To achieve a national-scale “learning health system” for identifying and sharing best care practices, the industry must reach a level of data access, integration, and scalability that goes well beyond interoperability of electronic health record systems.

That is the conclusion of an independent group of scientists called JASON, published in a just-released report funded by the Agency for Healthcare Research and Quality. In addition to EHR data, the report argues it will be necessary to assimilate data from personal health records, personal health devices, patient collaborative networks, social media, environmental and demographic data, and “the burgeoning data streams that will soon become available through progress in genomics and other ‘omics.’”

According to JASON, the data layer for a learning health system “must also encompass these highly diverse forms of personal health information.” And, ostensibly, such a learning health system “would connect the medical system with broader societal inputs, creating important links between health and wellness and healthcare.”

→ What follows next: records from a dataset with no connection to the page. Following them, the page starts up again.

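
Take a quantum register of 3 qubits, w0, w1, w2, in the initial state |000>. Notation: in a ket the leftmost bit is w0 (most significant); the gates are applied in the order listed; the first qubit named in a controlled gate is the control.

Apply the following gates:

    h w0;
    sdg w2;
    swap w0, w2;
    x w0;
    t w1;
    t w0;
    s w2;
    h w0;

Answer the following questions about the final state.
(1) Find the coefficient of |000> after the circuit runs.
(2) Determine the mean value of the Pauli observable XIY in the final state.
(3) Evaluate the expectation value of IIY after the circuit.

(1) The final state's coefficient on |000> equals exp(I*pi/4)/2.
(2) The observable XIY averages to -1.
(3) The observable IIY averages to 1.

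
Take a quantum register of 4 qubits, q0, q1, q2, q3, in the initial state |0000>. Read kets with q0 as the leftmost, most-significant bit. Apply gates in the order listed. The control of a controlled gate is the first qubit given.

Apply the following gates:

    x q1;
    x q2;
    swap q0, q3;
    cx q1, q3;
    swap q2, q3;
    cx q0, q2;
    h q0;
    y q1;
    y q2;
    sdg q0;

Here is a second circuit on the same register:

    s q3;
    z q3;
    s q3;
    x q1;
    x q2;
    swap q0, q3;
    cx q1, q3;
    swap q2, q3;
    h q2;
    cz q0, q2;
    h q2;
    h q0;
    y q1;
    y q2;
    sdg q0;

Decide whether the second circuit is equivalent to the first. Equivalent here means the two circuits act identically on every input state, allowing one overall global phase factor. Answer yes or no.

Yes: on every input state the two circuits agree up to one overall phase factor.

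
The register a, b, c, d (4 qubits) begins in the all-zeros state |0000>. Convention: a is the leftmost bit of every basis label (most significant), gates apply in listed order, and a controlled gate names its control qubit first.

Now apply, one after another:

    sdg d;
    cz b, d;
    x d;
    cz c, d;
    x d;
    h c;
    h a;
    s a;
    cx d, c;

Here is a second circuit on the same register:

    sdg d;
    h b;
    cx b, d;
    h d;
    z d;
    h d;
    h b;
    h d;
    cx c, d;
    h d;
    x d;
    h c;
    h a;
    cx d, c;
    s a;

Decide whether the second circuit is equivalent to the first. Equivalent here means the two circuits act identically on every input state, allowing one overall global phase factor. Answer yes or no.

No: there is an input state on which the two circuits produce genuinely different outputs (not merely differing by a phase).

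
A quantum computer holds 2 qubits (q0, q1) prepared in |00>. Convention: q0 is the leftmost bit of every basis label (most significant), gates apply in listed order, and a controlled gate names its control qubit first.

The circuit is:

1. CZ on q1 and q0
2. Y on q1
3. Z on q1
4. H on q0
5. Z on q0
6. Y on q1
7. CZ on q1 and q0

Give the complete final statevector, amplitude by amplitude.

The final amplitudes are -sqrt(2)/2 on |00>, 0 on |01>, sqrt(2)/2 on |10>, 0 on |11>.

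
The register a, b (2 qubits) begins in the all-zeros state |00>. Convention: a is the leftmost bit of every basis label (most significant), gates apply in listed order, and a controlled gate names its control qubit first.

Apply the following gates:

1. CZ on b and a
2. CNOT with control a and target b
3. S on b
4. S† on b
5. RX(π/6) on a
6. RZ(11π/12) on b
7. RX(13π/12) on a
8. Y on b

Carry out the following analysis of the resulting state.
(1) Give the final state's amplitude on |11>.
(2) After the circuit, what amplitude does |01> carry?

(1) The amplitude on |11> is sqrt(2)*(-sqrt(sqrt(2) + 2) - sqrt(2 - sqrt(2)))*exp(13*I*pi/24)/4.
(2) The final state's coefficient on |01> equals sqrt(2)*(-sqrt(sqrt(2) + 2) + sqrt(2 - sqrt(2)))*exp(I*pi/24)/4.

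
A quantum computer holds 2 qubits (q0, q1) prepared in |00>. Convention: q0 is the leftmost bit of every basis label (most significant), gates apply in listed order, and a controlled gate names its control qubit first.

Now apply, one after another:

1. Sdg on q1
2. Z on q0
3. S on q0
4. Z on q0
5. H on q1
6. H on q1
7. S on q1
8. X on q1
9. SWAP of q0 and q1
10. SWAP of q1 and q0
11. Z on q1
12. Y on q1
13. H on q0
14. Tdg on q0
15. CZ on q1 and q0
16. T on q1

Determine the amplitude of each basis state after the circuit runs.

After the circuit, the state carries amplitude sqrt(2)*I/2 on |00>, 0 on |01>, sqrt(2)*exp(I*pi/4)/2 on |10>, 0 on |11>.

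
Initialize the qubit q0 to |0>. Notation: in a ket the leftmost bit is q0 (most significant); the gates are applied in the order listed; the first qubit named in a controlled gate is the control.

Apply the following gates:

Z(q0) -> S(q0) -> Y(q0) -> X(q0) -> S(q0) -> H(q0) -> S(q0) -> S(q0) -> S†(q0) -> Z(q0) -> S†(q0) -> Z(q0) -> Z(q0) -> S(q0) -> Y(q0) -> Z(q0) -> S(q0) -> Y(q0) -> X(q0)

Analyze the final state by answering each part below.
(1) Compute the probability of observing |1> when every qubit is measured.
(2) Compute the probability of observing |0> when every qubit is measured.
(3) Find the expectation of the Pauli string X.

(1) Outcome |1> occurs with probability 1/2.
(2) The probability of measuring |0> is 1/2.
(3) In the final state, X has expectation 1.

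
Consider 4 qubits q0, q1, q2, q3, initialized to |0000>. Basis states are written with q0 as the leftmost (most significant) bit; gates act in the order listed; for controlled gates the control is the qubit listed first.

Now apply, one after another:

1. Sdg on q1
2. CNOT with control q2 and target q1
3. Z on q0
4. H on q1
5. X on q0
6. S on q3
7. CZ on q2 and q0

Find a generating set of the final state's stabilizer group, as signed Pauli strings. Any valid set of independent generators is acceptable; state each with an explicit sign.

One valid set of independent stabilizer generators is +IXII, -ZIII, +IIZI, +IIIZ (any independent generating set of the same group is equally correct).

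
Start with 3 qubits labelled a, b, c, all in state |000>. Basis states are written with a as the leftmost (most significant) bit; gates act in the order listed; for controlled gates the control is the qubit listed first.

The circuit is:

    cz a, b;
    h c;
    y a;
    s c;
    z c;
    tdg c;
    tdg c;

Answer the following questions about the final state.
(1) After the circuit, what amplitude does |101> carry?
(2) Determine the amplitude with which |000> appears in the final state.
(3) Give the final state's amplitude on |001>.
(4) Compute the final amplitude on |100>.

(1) |101> carries amplitude -sqrt(2)*I/2 in the final state.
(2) |000> carries amplitude 0 in the final state.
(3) The amplitude on |001> is 0.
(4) |100> carries amplitude sqrt(2)*I/2 in the final state.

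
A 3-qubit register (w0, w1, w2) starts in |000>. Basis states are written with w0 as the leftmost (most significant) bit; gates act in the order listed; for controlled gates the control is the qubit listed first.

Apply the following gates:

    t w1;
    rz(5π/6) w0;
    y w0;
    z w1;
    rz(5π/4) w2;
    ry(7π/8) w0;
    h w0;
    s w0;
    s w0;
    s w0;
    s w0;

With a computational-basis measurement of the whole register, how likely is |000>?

Outcome |000> occurs with probability 1/2 - sqrt(2 - sqrt(2))/4.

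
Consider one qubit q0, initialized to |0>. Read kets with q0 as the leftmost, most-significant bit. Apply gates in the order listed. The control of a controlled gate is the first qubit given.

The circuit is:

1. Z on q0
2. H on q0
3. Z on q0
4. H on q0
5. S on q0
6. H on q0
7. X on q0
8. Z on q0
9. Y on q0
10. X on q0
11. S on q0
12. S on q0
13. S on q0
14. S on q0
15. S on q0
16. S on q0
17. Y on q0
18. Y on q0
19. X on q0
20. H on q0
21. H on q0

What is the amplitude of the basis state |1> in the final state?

The final state's coefficient on |1> equals sqrt(2)/2.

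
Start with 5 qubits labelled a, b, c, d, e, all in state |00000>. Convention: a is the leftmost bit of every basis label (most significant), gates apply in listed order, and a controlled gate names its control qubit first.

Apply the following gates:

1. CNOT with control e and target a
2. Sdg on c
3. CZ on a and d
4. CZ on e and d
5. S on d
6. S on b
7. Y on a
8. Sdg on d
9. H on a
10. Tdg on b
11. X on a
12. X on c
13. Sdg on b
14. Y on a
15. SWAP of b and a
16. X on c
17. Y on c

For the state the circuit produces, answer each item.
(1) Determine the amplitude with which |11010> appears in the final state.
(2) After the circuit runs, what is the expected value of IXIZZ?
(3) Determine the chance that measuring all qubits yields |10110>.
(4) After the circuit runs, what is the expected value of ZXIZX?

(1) The amplitude on |11010> is 0.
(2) The observable IXIZZ averages to 1.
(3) The probability of measuring |10110> is 0.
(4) The expectation value of ZXIZX is 0.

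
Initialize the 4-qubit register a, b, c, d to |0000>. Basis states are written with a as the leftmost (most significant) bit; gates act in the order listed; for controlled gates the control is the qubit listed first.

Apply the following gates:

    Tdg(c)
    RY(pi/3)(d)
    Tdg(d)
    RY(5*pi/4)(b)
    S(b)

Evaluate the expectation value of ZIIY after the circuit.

The expectation value of ZIIY is -sqrt(6)/4.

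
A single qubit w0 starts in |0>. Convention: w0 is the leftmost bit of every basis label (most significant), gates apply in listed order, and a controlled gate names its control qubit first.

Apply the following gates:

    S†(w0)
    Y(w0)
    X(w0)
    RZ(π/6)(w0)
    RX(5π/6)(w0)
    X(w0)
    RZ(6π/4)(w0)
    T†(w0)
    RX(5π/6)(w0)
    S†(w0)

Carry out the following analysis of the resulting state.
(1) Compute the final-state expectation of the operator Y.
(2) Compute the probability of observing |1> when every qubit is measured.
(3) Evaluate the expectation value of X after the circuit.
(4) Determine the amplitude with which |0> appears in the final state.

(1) In the final state, Y has expectation -sqrt(2)/4.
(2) A full measurement returns |1> with probability sqrt(2)/16 + 7/8.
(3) In the final state, X has expectation sqrt(3)*(-2 + sqrt(2))/8.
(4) The amplitude on |0> is -exp(I*pi/6)/4 + exp(5*I*pi/12)/4.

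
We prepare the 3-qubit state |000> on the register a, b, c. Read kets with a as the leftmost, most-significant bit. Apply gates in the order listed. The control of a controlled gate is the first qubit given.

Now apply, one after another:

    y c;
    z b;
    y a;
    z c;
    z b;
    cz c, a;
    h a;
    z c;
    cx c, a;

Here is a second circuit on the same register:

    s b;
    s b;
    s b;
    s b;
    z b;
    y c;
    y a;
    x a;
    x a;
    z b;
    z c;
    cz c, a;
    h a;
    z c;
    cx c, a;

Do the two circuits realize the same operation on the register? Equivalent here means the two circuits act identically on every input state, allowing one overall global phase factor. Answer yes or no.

Yes — the two circuits implement the same unitary up to a global phase.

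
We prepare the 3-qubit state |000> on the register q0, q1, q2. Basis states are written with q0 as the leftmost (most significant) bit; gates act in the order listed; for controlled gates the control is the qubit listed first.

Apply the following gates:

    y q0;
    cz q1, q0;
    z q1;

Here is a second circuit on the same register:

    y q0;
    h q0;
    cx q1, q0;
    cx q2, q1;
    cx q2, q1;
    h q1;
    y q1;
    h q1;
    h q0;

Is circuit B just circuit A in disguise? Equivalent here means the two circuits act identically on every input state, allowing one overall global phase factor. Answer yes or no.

No: there is an input state on which the two circuits produce genuinely different outputs (not merely differing by a phase).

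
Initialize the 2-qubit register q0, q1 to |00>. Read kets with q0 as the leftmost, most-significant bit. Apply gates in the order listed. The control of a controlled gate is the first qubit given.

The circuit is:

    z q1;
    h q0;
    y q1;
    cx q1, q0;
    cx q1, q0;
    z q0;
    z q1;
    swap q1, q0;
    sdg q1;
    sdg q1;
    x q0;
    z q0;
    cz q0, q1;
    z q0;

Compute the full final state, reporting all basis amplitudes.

The final amplitudes are -sqrt(2)*I/2 on |00>, -sqrt(2)*I/2 on |01>, 0 on |10>, 0 on |11>.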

However, the report concludes that currently there is “an inadequate feedback loop between healthcare outcomes and clinical research, reducing opportunities for further learning in this system” and that “population health research and community engagement are not adequately connected.”

The report provides the following finding and recommendation:

* The learning health system needs to be “closed loop” to ensure a continuous and transparent cycle of research, analysis, development, and adoption of improvements relevant to health and wellness and to the delivery of healthcare.

* Establishment of publicly available APIs to “bridge from existing systems to a future software ecosystem that can ingest, protect, integrate, and share the knowledge gained from the vast stores of data.”

Toward that end, the report notes the establishment of data interchange APIs for mobile health which are making the installed base of 140 million smartphones a “natural platform for collection, assimilation, and exchange of EHR and PHR data.”

Nonetheless, the independent group of scientists asserts that there remains a “critical need for open APIs for EHR systems to further open the entrepreneurial space” and in their view “any API that is exposed to EHR customers should also be exposed to the general application development ecosystem,” enabling increased partnerships among providers and empowering individuals to “increase their meaningful participation in their own health and wellness.”